Monday, Oct. 27, 1958

Godfathers to Dynamiters

In Atlanta, six days after dynamiters did $200,000 worth of damage to the interior of the Reform Jewish congregation's Temple, a massive effort by city police and far-ranging squads of FBI brought indictments against five local residents who, if not the actual bombers, were deemed to be in on the deed. The indictments, brought under a state statute that carries a maximum penalty of death, marked the first successful police effort against the bands of stealthy racists who have rocked the South with 83 bombs, seven of them against Jewish institutions, since the Supreme Court's school decision four years ago. Ex-Convict Richard Bowling, 26, tagged by police as the ringleader of the indicted men, blamed his arrest on "Jewish-Communist pressure groups."

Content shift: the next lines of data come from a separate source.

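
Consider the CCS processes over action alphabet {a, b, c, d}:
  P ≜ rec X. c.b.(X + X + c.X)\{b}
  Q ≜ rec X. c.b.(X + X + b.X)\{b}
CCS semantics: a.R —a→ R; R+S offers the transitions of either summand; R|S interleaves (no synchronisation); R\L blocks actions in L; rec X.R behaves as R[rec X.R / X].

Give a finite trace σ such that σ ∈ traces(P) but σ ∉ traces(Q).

cbcc

LTS(P): 5 reachable states
  p0 = rec X. c.b.(X + X + c.X)\{b} :: —c→ p1
  p1 = b.((rec X. c.b.(X + X + c.X)\{b}) + (rec X. c.b.(X + X + c.X)\{b}) + c.(rec X. c.b.(X + X + c.X)\{b}))\{b} :: —b→ p2
  p2 = ((rec X. c.b.(X + X + c.X)\{b}) + (rec X. c.b.(X + X + c.X)\{b}) + c.(rec X. c.b.(X + X + c.X)\{b}))\{b} :: —c→ p3, —c→ p4
  p3 = (b.((rec X. c.b.(X + X + c.X)\{b}) + (rec X. c.b.(X + X + c.X)\{b}) + c.(rec X. c.b.(X + X + c.X)\{b}))\{b})\{b} :: (no moves)
  p4 = (rec X. c.b.(X + X + c.X)\{b})\{b} :: —c→ p3
LTS(Q): 4 reachable states
  q0 = rec X. c.b.(X + X + b.X)\{b} :: —c→ q1
  q1 = b.((rec X. c.b.(X + X + b.X)\{b}) + (rec X. c.b.(X + X + b.X)\{b}) + b.(rec X. c.b.(X + X + b.X)\{b}))\{b} :: —b→ q2
  q2 = ((rec X. c.b.(X + X + b.X)\{b}) + (rec X. c.b.(X + X + b.X)\{b}) + b.(rec X. c.b.(X + X + b.X)\{b}))\{b} :: —c→ q3
  q3 = (b.((rec X. c.b.(X + X + b.X)\{b}) + (rec X. c.b.(X + X + b.X)\{b}) + b.(rec X. c.b.(X + X + b.X)\{b}))\{b})\{b} :: (no moves)
Trace ⟨cbcc⟩ through P, begin at {p0}:
  [1] c ⇒ {p1}
  [2] b ⇒ {p2}
  [3] c ⇒ {p3, p4}
  [4] c ⇒ {p3}
  ✓ P
Trace ⟨cbcc⟩ through Q, begin at {q0}:
  [1] c ⇒ {q1}
  [2] b ⇒ {q2}
  [3] c ⇒ {q3}
  [4] c ⇒ no successor for Q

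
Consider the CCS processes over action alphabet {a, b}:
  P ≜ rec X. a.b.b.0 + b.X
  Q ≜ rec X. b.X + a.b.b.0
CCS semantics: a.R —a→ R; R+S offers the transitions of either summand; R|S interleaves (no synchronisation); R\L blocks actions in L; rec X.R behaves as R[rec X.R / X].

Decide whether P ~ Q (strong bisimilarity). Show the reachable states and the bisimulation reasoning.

Reachable graph of P (4 states):
  u0 = rec X. a.b.b.0 + b.X has moves -a-> u1, -b-> u0
  u1 = b.b.0 has moves -b-> u2
  u2 = b.0 has moves -b-> u3
  u3 = 0 has moves stopped
Reachable graph of Q (4 states):
  v0 = rec X. b.X + a.b.b.0 has moves -a-> v1, -b-> v0
  v1 = b.b.0 has moves -b-> v2
  v2 = b.0 has moves -b-> v3
  v3 = 0 has moves stopped
Bisimilarity quotient blocks:
  B0 = {u0, v0}
  B1 = {u1, v1}
  B2 = {u2, v2}
  B3 = {u3, v3}
u0 ∈ B0, v0 ∈ B0 → same block

YES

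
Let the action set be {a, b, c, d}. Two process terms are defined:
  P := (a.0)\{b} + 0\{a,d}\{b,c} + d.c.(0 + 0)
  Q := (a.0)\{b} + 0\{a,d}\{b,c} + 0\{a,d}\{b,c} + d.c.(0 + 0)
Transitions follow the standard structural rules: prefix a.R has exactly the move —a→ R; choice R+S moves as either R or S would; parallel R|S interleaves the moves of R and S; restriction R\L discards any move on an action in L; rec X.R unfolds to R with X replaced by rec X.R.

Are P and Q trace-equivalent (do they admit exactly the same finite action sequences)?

LTS(P): 4 reachable states
  u0 = (a.0)\{b} + 0\{a,d}\{b,c} + d.c.(0 + 0) :: —a→ u1, —d→ u2
  u1 = 0\{b} :: deadlocked
  u2 = c.(0 + 0) :: —c→ u3
  u3 = 0 + 0 :: deadlocked
LTS(Q): 4 reachable states
  v0 = (a.0)\{b} + 0\{a,d}\{b,c} + 0\{a,d}\{b,c} + d.c.(0 + 0) :: —a→ v1, —d→ v2
  v1 = 0\{b} :: deadlocked
  v2 = c.(0 + 0) :: —c→ v3
  v3 = 0 + 0 :: deadlocked
Coarsest stable partition (strong bisimilarity classes):
  B0 = {u0, v0}
  B1 = {u1, u3, v1, v3}
  B2 = {u2, v2}
u0 ∈ B0, v0 ∈ B0 → same block
Bisimilar ⇒ trace-equivalent.

trace-equivalent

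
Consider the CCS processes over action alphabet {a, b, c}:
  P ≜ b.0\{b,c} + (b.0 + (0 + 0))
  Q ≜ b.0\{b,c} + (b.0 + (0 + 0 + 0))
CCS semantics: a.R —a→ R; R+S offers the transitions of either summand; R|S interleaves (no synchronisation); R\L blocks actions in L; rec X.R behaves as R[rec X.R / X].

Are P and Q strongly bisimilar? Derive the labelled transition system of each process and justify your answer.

P's transition system — 3 states:
  p0 = b.0\{b,c} + (b.0 + (0 + 0)) → --b--▸ p1, --b--▸ p2
  p1 = 0 → stopped
  p2 = 0\{b,c} → stopped
Q's transition system — 3 states:
  q0 = b.0\{b,c} + (b.0 + (0 + 0 + 0)) → --b--▸ q1, --b--▸ q2
  q1 = 0 → stopped
  q2 = 0\{b,c} → stopped
Coarsest stable partition (strong bisimilarity classes):
  B0 = {p0, q0}
  B1 = {p1, p2, q1, q2}
p0 ∈ B0, q0 ∈ B0 → same block

bisimilar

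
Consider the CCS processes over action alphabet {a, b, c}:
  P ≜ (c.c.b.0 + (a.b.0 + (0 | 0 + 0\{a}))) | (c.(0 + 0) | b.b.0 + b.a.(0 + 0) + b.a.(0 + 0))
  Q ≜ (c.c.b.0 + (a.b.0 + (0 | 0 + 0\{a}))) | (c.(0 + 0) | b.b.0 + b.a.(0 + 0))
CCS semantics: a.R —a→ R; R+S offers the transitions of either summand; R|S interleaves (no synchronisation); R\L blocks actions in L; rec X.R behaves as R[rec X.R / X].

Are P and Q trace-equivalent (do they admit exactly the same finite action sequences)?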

Georgia's Racist Senator Herman Talmadge theorized that the bombing might be a plot of Communists, but Atlanta's 68-year-old Mayor William B. Hartsfield did not need to wait for his police to act before he knew the real criminals: "Every political rabble-rouser is the godfather of these cross burners and dynamiters who sneak about in the dark." Wrote the Atlanta Constitution's Editor Ralph McGill: "Let it be understood that when leadership in high places in any degree fails to support constituted authority, it opens the gates to all those who wish to take the law into their own hands."